1/17/2014 5:06:00 AM,
Jeff D. Gorman
(CN) - A high school assistant principal did not prove he was defamed by a newspaper that covered a fight involving his sons, the Virginia Supreme Court ruled.
Phillip Webb, who was an assistant principal at Oscar Smith High School in Chesapeake, sued the publisher of the Virginian-Pilot for an article about November 2008 fight.
The newspaper reported that Webb's sons, Brian and Kevin, went to the home of Patrick Bristol to retaliate for Patrick and his friends making a confrontational visit to the Webb home two nights earlier.
At the Bristol house, the Webb boys got into a physical confrontation with Patrick's father, the article stated.
The Virginian-Pilot noted that Kevin Webb was a track star at Great Bridge High School and was allowed to stay on the team after he and his brother were charged with felonies and convicted of misdemeanors.

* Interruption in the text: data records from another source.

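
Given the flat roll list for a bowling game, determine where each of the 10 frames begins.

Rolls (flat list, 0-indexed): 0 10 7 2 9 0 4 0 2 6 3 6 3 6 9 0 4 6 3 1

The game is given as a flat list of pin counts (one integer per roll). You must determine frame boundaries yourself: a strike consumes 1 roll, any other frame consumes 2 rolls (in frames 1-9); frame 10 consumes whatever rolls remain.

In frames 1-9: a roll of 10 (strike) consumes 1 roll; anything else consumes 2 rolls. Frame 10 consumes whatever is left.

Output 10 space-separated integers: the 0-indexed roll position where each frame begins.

Frame 1 starts at roll index 0: rolls=0,10 (sum=10), consumes 2 rolls
Frame 2 starts at roll index 2: rolls=7,2 (sum=9), consumes 2 rolls
Frame 3 starts at roll index 4: rolls=9,0 (sum=9), consumes 2 rolls
Frame 4 starts at roll index 6: rolls=4,0 (sum=4), consumes 2 rolls
Frame 5 starts at roll index 8: rolls=2,6 (sum=8), consumes 2 rolls
Frame 6 starts at roll index 10: rolls=3,6 (sum=9), consumes 2 rolls
Frame 7 starts at roll index 12: rolls=3,6 (sum=9), consumes 2 rolls
Frame 8 starts at roll index 14: rolls=9,0 (sum=9), consumes 2 rolls
Frame 9 starts at roll index 16: rolls=4,6 (sum=10), consumes 2 rolls
Frame 10 starts at roll index 18: 2 remaining rolls

Answer: 0 2 4 6 8 10 12 14 16 18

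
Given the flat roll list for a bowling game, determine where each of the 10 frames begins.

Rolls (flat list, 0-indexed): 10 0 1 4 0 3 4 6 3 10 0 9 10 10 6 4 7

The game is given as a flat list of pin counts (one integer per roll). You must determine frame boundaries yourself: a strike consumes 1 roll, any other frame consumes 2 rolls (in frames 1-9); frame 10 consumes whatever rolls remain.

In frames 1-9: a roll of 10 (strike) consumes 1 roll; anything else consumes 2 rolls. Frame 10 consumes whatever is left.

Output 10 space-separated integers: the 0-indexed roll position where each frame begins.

Frame 1 starts at roll index 0: roll=10 (strike), consumes 1 roll
Frame 2 starts at roll index 1: rolls=0,1 (sum=1), consumes 2 rolls
Frame 3 starts at roll index 3: rolls=4,0 (sum=4), consumes 2 rolls
Frame 4 starts at roll index 5: rolls=3,4 (sum=7), consumes 2 rolls
Frame 5 starts at roll index 7: rolls=6,3 (sum=9), consumes 2 rolls
Frame 6 starts at roll index 9: roll=10 (strike), consumes 1 roll
Frame 7 starts at roll index 10: rolls=0,9 (sum=9), consumes 2 rolls
Frame 8 starts at roll index 12: roll=10 (strike), consumes 1 roll
Frame 9 starts at roll index 13: roll=10 (strike), consumes 1 roll
Frame 10 starts at roll index 14: 3 remaining rolls

Answer: 0 1 3 5 7 9 10 12 13 14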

Kevin went to college on a track scholarship.
The newspaper stated that Patrick was offered the chance to finish his senior year at a different school. He dropped out instead, got a GED and was looking into a shipyard apprenticeship, according to the Virginian-Pilot.

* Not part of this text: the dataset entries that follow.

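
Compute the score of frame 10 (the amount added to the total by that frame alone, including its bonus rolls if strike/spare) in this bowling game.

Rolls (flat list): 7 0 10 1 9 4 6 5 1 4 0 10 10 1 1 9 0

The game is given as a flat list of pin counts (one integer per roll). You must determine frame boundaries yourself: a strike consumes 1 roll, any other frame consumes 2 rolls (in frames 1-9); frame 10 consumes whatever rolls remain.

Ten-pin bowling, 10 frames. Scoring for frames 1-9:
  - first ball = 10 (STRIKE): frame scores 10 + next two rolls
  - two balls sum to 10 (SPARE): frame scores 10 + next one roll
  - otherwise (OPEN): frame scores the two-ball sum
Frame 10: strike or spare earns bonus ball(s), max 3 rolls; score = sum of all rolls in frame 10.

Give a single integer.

Answer: 9

Derivation:
Frame 1: OPEN (7+0=7). Cumulative: 7
Frame 2: STRIKE. 10 + next two rolls (1+9) = 20. Cumulative: 27
Frame 3: SPARE (1+9=10). 10 + next roll (4) = 14. Cumulative: 41
Frame 4: SPARE (4+6=10). 10 + next roll (5) = 15. Cumulative: 56
Frame 5: OPEN (5+1=6). Cumulative: 62
Frame 6: OPEN (4+0=4). Cumulative: 66
Frame 7: STRIKE. 10 + next two rolls (10+1) = 21. Cumulative: 87
Frame 8: STRIKE. 10 + next two rolls (1+1) = 12. Cumulative: 99
Frame 9: OPEN (1+1=2). Cumulative: 101
Frame 10: OPEN. Sum of all frame-10 rolls (9+0) = 9. Cumulative: 110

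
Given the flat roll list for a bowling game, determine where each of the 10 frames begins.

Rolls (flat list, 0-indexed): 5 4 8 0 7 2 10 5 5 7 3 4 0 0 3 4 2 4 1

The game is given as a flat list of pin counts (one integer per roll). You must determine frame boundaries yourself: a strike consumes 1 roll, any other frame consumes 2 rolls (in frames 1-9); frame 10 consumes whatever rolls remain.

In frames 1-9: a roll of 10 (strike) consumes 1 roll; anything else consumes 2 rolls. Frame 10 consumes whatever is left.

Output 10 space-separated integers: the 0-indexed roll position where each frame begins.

Answer: 0 2 4 6 7 9 11 13 15 17

Derivation:
Frame 1 starts at roll index 0: rolls=5,4 (sum=9), consumes 2 rolls
Frame 2 starts at roll index 2: rolls=8,0 (sum=8), consumes 2 rolls
Frame 3 starts at roll index 4: rolls=7,2 (sum=9), consumes 2 rolls
Frame 4 starts at roll index 6: roll=10 (strike), consumes 1 roll
Frame 5 starts at roll index 7: rolls=5,5 (sum=10), consumes 2 rolls
Frame 6 starts at roll index 9: rolls=7,3 (sum=10), consumes 2 rolls
Frame 7 starts at roll index 11: rolls=4,0 (sum=4), consumes 2 rolls
Frame 8 starts at roll index 13: rolls=0,3 (sum=3), consumes 2 rolls
Frame 9 starts at roll index 15: rolls=4,2 (sum=6), consumes 2 rolls
Frame 10 starts at roll index 17: 2 remaining rolls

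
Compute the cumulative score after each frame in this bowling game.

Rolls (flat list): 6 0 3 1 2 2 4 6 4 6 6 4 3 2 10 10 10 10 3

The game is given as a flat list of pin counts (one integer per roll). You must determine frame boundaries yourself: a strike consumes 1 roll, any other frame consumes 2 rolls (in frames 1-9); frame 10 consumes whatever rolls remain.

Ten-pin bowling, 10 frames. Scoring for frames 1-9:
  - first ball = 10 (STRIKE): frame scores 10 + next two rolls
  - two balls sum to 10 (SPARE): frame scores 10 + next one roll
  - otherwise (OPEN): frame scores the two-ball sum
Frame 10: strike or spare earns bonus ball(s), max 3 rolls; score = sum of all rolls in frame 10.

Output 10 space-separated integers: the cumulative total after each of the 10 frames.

Frame 1: OPEN (6+0=6). Cumulative: 6
Frame 2: OPEN (3+1=4). Cumulative: 10
Frame 3: OPEN (2+2=4). Cumulative: 14
Frame 4: SPARE (4+6=10). 10 + next roll (4) = 14. Cumulative: 28
Frame 5: SPARE (4+6=10). 10 + next roll (6) = 16. Cumulative: 44
Frame 6: SPARE (6+4=10). 10 + next roll (3) = 13. Cumulative: 57
Frame 7: OPEN (3+2=5). Cumulative: 62
Frame 8: STRIKE. 10 + next two rolls (10+10) = 30. Cumulative: 92
Frame 9: STRIKE. 10 + next two rolls (10+10) = 30. Cumulative: 122
Frame 10: STRIKE. Sum of all frame-10 rolls (10+10+3) = 23. Cumulative: 145

Answer: 6 10 14 28 44 57 62 92 122 145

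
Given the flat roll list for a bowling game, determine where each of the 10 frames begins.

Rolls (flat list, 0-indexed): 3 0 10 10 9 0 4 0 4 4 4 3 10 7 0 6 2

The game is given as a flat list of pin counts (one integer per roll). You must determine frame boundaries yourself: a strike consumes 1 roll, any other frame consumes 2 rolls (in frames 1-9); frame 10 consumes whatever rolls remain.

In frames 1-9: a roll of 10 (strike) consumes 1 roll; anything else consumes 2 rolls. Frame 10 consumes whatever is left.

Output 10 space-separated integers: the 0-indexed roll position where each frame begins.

Frame 1 starts at roll index 0: rolls=3,0 (sum=3), consumes 2 rolls
Frame 2 starts at roll index 2: roll=10 (strike), consumes 1 roll
Frame 3 starts at roll index 3: roll=10 (strike), consumes 1 roll
Frame 4 starts at roll index 4: rolls=9,0 (sum=9), consumes 2 rolls
Frame 5 starts at roll index 6: rolls=4,0 (sum=4), consumes 2 rolls
Frame 6 starts at roll index 8: rolls=4,4 (sum=8), consumes 2 rolls
Frame 7 starts at roll index 10: rolls=4,3 (sum=7), consumes 2 rolls
Frame 8 starts at roll index 12: roll=10 (strike), consumes 1 roll
Frame 9 starts at roll index 13: rolls=7,0 (sum=7), consumes 2 rolls
Frame 10 starts at roll index 15: 2 remaining rolls

Answer: 0 2 3 4 6 8 10 12 13 15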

Reporter Louis Hansen quoted a school spokesperson who denied that Kevin Webb received preferential treatment because of his father's position.
Phillip Webb complained in his libel lawsuit that Hansen's story gave the false implication that he "had engaged in unethical conduct by obtaining preferential treatment for his son."
The trial jury ruled in Webb's favor and awarded him $3 million. But the defendant moved to strike the verdict, and the trial judge agreed.
The Virginia Supreme Court upheld the ruling in the newspaper's favor despite its statement that the account of the aftermath of the fight insinuated that Kevin Webb "may have benefited from special treatment."
"Nevertheless, the article does not create a reasonable implication that Phillip solicited or procured the insinuated special treatment. It does not state or suggest that Phillip undertook any affirmative action to arrange or endorse the school system's disciplinary response to the incidents," Justice William C. Mims wrote for the court.